Not that the Town has been at all resistant, Niki Delson noted in her own presentation. “Everybody in this room is so available to us,” she said. “That’s made a lot of the word that we’re doing a lot easier.”
Still, after serving in her role on the Bike, Pedestrian and Trails commission for over a year, she began to realize that, while the Carbondale to Crested Butte trail may have been appealing in her younger days, it probably wouldn’t be an option for her by the time it got built. Meanwhile, the issues she and her friends were experiencing weren’t really being tackled. With the social security demographic making up a solid 11 percent of the community and the population of seniors expected to double statewide in coming decades, that seemed like an oversight. And they weren’t alone.
“You think in terms of the prism of your own experience, but we talked with mothers who were having difficulty walking with strollers,” she explained.
CAFCI is currently working on improving bus access and pedestrian routes along Eighth Street. The AARP designation is intended to bring it all together, as Judie Blanchard explained.
“Recognition can be used… to attract people to Carbondale,” she said. “They really give us a framework for addressing all types of different issues, so we wouldn’t have to be reinventing the wheel.”
And while Carbondale isn’t quite the kind of community to seek the designation in the past, Blanchard thinks that actually strengthens their application.
“Just about every one of their resources… have been developed for urban experience,” she noted. “They’re thinking we might be able to provide a model for them for small, rural communities.”
The trustees didn’t need much convincing.
“I like the fact they’re not asking for money,” Marty Silverstein began before someone in the crowd cut in with “not yet!”
“They have done the organizing.

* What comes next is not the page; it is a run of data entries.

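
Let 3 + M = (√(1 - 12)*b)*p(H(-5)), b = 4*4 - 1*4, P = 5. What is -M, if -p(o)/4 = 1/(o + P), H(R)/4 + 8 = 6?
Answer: 3 - 16*I*√11 ≈ 3.0 - 53.066*I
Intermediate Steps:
H(R) = -8 (H(R) = -32 + 4*6 = -32 + 24 = -8)
p(o) = -4/(5 + o) (p(o) = -4/(o + 5) = -4/(5 + o))
b = 12 (b = 16 - 4 = 12)
M = -3 + 16*I*√11 (M = -3 + (√(1 - 12)*12)*(-4/(5 - 8)) = -3 + (√(-11)*12)*(-4/(-3)) = -3 + ((I*√11)*12)*(-4*(-⅓)) = -3 + (12*I*√11)*(4/3) = -3 + 16*I*√11 ≈ -3.0 + 53.066*I)
-M = -(-3 + 16*I*√11) = 3 - 16*I*√11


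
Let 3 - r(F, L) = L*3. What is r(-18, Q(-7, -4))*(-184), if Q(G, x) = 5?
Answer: 2208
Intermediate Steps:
r(F, L) = 3 - 3*L (r(F, L) = 3 - L*3 = 3 - 3*L)
r(-18, Q(-7, -4))*(-184) = (3 - 3*5)*(-184) = (3 - 15)*(-184) = -12*(-184) = 2208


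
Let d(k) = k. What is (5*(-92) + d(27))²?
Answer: 187489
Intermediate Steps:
(5*(-92) + d(27))² = (5*(-92) + 27)² = (-460 + 27)² = (-433)² = 187489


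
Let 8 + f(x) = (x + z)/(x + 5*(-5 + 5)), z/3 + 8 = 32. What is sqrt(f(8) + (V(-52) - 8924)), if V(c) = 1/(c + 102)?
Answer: I*sqrt(892198)/10 ≈ 94.456*I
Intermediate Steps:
z = 72 (z = -24 + 3*32 = -24 + 96 = 72)
V(c) = 1/(102 + c)
f(x) = -8 + (72 + x)/x (f(x) = -8 + (x + 72)/(x + 5*(-5 + 5)) = -8 + (72 + x)/(x + 5*0) = -8 + (72 + x)/(x + 0) = -8 + (72 + x)/x)
sqrt(f(8) + (V(-52) - 8924)) = sqrt((-7 + 72/8) + (1/(102 - 52) - 8924)) = sqrt((-7 + 72*(1/8)) + (1/50 - 8924)) = sqrt((-7 + 9) + (1/50 - 8924)) = sqrt(2 - 446199/50) = sqrt(-446099/50) = I*sqrt(892198)/10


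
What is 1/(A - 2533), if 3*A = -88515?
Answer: -1/32038 ≈ -3.1213e-5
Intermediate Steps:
A = -29505 (A = (⅓)*(-88515) = -29505)
1/(A - 2533) = 1/(-29505 - 2533) = 1/(-32038) = -1/32038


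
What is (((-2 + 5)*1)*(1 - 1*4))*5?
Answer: -45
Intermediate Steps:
(((-2 + 5)*1)*(1 - 1*4))*5 = ((3*1)*(1 - 4))*5 = (3*(-3))*5 = -9*5 = -45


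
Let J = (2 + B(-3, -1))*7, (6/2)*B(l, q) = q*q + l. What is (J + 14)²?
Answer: 4900/9 ≈ 544.44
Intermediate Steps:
B(l, q) = l/3 + q²/3 (B(l, q) = (q*q + l)/3 = (q² + l)/3 = (l + q²)/3 = l/3 + q²/3)
J = 28/3 (J = (2 + ((⅓)*(-3) + (⅓)*(-1)²))*7 = (2 + (-1 + (⅓)*1))*7 = (2 + (-1 + ⅓))*7 = (2 - ⅔)*7 = (4/3)*7 = 28/3 ≈ 9.3333)
(J + 14)² = (28/3 + 14)² = (70/3)² = 4900/9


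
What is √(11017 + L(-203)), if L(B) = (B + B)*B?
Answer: √93435 ≈ 305.67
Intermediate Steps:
L(B) = 2*B² (L(B) = (2*B)*B = 2*B²)
√(11017 + L(-203)) = √(11017 + 2*(-203)²) = √(11017 + 2*41209) = √(11017 + 82418) = √93435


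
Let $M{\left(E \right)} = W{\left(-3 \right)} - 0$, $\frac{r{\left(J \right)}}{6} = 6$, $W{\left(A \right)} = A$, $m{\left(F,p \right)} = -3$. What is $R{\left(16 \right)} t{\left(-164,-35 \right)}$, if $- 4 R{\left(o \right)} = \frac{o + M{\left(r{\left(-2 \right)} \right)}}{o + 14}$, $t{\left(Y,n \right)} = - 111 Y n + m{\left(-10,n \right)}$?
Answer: $\frac{2760953}{40} \approx 69024.0$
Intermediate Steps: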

They have come up with a list of concerns. They’re finding solutions to the problems. They come to us tonight asking to make it official and join this movement,” he continued. “I’m all for it and I can’t see why anyone would be against it.”
Erica Spawhawk praised the productivity of the ad-hoc caucus, while Heather Henry expressed a willingness to rise to the commitments successful membership in the initiative would bring.
Mayor Dan Richardson thought the town was already off to a good start, but said, “I like the idea of polishing that gem and really becoming a stronger age-friendly community.”
The final vote was unanimous with Luis Yllanes absent.